The researchers began by surveying 192 people recruited through Facebook and a mailing list to see if users would appreciate the features. The survey found that users are all too aware of misinformation and try to track and report it, but fear that their ratings could be misinterpreted. They are skeptical of platforms’ efforts to rate content for them. And while they would like filters that block untrustworthy content, they wouldn’t trust filters that the platform manages.
Using these insights, the researchers created a prototype Facebook-like platform called Trustnet. On Trustnet, users post and share full news articles and can follow each other to see content that others are posting. But before a user can post any content to Trustnet, they must rate that content as accurate or inaccurate or request its veracity, which will be visible to others.
“The reason people share misinformation is usually not because they don’t know what’s true and what’s false. Rather, their attention is misdirected to other things at the time of the exchange. Asking them to rate content before sharing it helps them be more discerning,” she says.
Users can also select trusted individuals whose content ratings they will see.

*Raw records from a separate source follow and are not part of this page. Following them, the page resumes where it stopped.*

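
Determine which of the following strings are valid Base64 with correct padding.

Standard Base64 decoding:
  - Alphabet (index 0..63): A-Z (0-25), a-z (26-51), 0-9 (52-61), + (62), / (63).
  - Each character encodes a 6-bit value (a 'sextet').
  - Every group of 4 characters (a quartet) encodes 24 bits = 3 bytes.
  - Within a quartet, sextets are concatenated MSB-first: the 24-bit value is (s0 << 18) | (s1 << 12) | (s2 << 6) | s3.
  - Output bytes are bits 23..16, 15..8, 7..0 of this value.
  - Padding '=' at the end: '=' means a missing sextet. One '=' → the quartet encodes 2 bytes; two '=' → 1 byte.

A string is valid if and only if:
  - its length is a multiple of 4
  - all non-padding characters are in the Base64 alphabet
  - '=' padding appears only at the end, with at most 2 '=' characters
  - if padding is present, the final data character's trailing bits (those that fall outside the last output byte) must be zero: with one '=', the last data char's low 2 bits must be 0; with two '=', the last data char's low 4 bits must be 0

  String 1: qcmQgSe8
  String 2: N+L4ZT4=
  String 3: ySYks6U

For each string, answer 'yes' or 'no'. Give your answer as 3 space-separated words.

String 1: 'qcmQgSe8' → valid
String 2: 'N+L4ZT4=' → valid
String 3: 'ySYks6U' → invalid (len=7 not mult of 4)

Answer: yes yes no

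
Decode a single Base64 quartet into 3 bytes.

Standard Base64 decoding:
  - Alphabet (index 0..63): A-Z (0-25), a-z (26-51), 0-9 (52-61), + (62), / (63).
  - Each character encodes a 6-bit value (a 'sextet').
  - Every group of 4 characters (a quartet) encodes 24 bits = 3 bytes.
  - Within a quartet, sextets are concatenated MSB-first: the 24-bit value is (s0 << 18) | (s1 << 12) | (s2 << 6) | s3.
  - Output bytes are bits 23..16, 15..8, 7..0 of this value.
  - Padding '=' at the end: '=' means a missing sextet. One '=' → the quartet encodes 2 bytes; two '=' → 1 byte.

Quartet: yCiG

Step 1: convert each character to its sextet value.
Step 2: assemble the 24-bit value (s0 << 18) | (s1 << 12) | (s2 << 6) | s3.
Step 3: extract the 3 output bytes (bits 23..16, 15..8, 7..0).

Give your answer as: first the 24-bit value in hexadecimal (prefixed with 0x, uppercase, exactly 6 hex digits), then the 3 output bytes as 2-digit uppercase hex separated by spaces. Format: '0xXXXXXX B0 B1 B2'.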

They do this privately when they follow someone they’re socially connected to (perhaps a friend or family member) but who they don’t trust to rate content. The platform also offers filters that allow users to customize their feed based on how and by whom posts have been rated.
After the prototype was completed, they conducted a study in which 14 people used the platform for one week. Researchers have found that users can effectively evaluate content, often based on experience, the source of the content, or judging the logic of an article, despite having no training. They could also use filters to manage their feeds, although they used them in different ways.
“Even in such a small sample, it was interesting to see that not everyone wanted to read their news in the same way. Sometimes people wanted to post misinformation on their feeds because they saw a benefit in doing so. It shows that this agency is missing from social media platforms right now and needs to be returned to users,” she says.
Users sometimes found it difficult to evaluate content when it contained multiple statements, some true and some false, or when the headline and article were disjointed. That points to the need to give users more options for evaluation — perhaps claiming that an article is true but misleading, or that it contains political bias, she says.
Because Trustnet users sometimes found it difficult to rate articles where the content did not match the headline, Jahanbakhsh launched another research project to create a browser extension that would allow users to change news headlines to better match the content of the article.
While these findings suggest that users can play a more active role in combating misinformation, Jahanbakhsh cautions that empowering users is not a panacea. On the one hand, this approach can create situations where users only see information from like-minded sources. However, filters and structured assessments can be reconfigured to help mitigate this problem, she says.
In addition to exploring improvements to Trustnet, Jahanbakhsh wants to explore methods that could encourage people to read content reviews from people with different perspectives, perhaps through gamification. And because social media platforms can be reluctant to make changes, it’s also developing methods that allow users to post and view content ratings through a regular web browser rather than on the platform.
This work was supported in part by the National Science Foundation.